China has been a party to the United Nations-sponsored campaign to save the world’s wetlands – the Ramsar Convention – since joining in 1992 and will host the next Ramsar gathering next year.
The Ramsar agreement is named after the town in Iran where it was drawn up in 1971.
China’s interest in wader conservation is pressuring other nations along the flyway, including Australia, to protect wetland habitat.
This growing recognition of wetlands, however, was not enough to save the vast Saemangeum wetlands of South Korea from a reclamation project completed a few years back, despite protests from international and South Korea environment organisations.
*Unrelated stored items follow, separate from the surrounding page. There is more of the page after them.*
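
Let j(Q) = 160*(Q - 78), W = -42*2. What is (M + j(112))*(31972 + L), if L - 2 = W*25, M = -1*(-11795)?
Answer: 514878390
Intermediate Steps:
W = -84
j(Q) = -12480 + 160*Q (j(Q) = 160*(-78 + Q) = -12480 + 160*Q)
M = 11795
L = -2098 (L = 2 - 84*25 = 2 - 2100 = -2098)
(M + j(112))*(31972 + L) = (11795 + (-12480 + 160*112))*(31972 - 2098) = (11795 + (-12480 + 17920))*29874 = (11795 + 5440)*29874 = 17235*29874 = 514878390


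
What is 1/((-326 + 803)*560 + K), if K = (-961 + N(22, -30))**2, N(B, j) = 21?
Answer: 1/1150720 ≈ 8.6902e-7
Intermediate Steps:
K = 883600 (K = (-961 + 21)**2 = (-940)**2 = 883600)
1/((-326 + 803)*560 + K) = 1/((-326 + 803)*560 + 883600) = 1/(477*560 + 883600) = 1/(267120 + 883600) = 1/1150720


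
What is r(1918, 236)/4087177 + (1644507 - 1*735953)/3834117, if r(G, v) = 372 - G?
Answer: 3707493467176/15670714817709 ≈ 0.23659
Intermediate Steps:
r(1918, 236)/4087177 + (1644507 - 1*735953)/3834117 = (372 - 1*1918)/4087177 + (1644507 - 1*735953)/3834117 = (372 - 1918)*(1/4087177) + (1644507 - 735953)*(1/3834117) = -1546*1/4087177 + 908554*(1/3834117) = -1546/4087177 + 908554/3834117 = 3707493467176/15670714817709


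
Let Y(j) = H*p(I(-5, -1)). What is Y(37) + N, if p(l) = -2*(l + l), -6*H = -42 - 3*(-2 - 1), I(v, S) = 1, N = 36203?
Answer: 36181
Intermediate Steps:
H = 11/2 (H = -(-42 - 3*(-2 - 1))/6 = -(-42 - 3*(-3))/6 = -(-42 - 1*(-9))/6 = -(-42 + 9)/6 = -⅙*(-33) = 11/2 ≈ 5.5000)
p(l) = -4*l
Y(j) = -22 (Y(j) = 11*(-4*1)/2 = (11/2)*(-4) = -22)
Y(37) + N = -22 + 36203 = 36181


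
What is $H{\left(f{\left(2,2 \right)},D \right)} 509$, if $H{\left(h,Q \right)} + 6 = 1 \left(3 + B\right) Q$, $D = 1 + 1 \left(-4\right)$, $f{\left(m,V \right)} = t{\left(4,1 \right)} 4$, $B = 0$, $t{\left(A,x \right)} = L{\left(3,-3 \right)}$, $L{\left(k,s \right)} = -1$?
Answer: $-7635$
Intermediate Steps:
$t{\left(A,x \right)} = -1$
$f{\left(m,V \right)} = -4$ ($f{\left(m,V \right)} = \left(-1\right) 4 = -4$)
$D = -3$ ($D = 1 - 4 = -3$)
$H{\left(h,Q \right)} = -6 + 3 Q$ ($H{\left(h,Q \right)} = -6 + 1 \left(3 + 0\right) Q = -6 + 1 \cdot 3 Q = -6 + 3 Q$)
$H{\left(f{\left(2,2 \right)},D \right)} 509 = \left(-6 + 3 \left(-3\right)\right) 509 = \left(-6 - 9\right) 509 = \left(-15\right) 509 = -7635$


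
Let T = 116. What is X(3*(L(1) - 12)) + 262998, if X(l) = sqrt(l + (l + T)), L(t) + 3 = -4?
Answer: 262998 + sqrt(2) ≈ 2.6300e+5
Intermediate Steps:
L(t) = -7 (L(t) = -3 - 4 = -7)
X(l) = sqrt(116 + 2*l) (X(l) = sqrt(l + (l + 116)) = sqrt(l + (116 + l)) = sqrt(116 + 2*l))
X(3*(L(1) - 12)) + 262998 = sqrt(116 + 2*(3*(-7 - 12))) + 262998 = sqrt(116 + 2*(3*(-19))) + 262998 = sqrt(116 + 2*(-57)) + 262998 = sqrt(116 - 114) + 262998 = sqrt(2) + 262998 = 262998 + sqrt(2)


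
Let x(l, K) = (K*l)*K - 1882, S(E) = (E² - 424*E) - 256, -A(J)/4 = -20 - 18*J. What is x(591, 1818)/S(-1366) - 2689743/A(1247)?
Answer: 42239403541129/54926763944 ≈ 769.01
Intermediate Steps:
A(J) = 80 + 72*J (A(J) = -4*(-20 - 18*J) = 80 + 72*J)
S(E) = -256 + E² - 424*E
x(l, K) = -1882 + l*K² (x(l, K) = l*K² - 1882 = -1882 + l*K²)
x(591, 1818)/S(-1366) - 2689743/A(1247) = (-1882 + 591*1818²)/(-256 + (-1366)² - 424*(-1366)) - 2689743/(80 + 72*1247) = (-1882 + 591*3305124)/(-256 + 1865956 + 579184) - 2689743/(80 + 89784) = (-1882 + 1953328284)/2444884 - 2689743/89864 = 1953326402*(1/2444884) - 2689743*1/89864 = 976663201/1222442 - 2689743/89864 = 42239403541129/54926763944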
The project, encompassing an area of about 400 square kilometres, was one of the biggest reclamation schemes in history and robbed waders of a vital Yellow Sea refuelling stop.
As the paper to run in The Stilt makes clear, conservation remains a global issue and must be viewed across all nations where waders nest, rest or travel.
“While the causes of these decreases at flyway scale may lie primarily outside southeast Tasmania, it is uncertain whether its shorebird habitats remain capable of supporting the peak population levels recorded in the earlier decades of this study,” say the authors.
“This is of concern in the event that the flyway’s migratory shorebird populations recover and predicted changes in climatic conditions that would shift distributions towards the southern limits of their range.” Coastal development is also impacting on the waders that breed in Australia and do not undertake long migratory journeys. These include the pied oystercatcher and hooded plover, birds which for the time being are not as threatened as the international travellers.
Breeding birds are under stress all the same because of vanishing nesting sites and disturbance by increasing numbers of beach users.
The Birdlife Tasmania forum on waders was followed a few days later by a trip to the wetlands of Orielton Lagoon, between Midway Point and Sorell. Whereas thousands of birds might have been spotted in past years, the birders could only spot small parties of one of the smallest waders, red-necked stints. Although only sparrow-size, these still make the arduous journey to the far north each year.
Among the stints were a group of waders that in recent years have become a relative rarity, Pacific golden plovers.
Although out of their striking breeding plumage of jet-black breast and scalloped yellow feathers on the back, these medium-size waders still showed traces of the golden livery that gives them their name. They shimmered in the early morning sun against a backdrop of saltgrass and sparkling lagoon.
Joy at seeing them was tinged, however, with concern that at some stage soon these birds could vanish forever.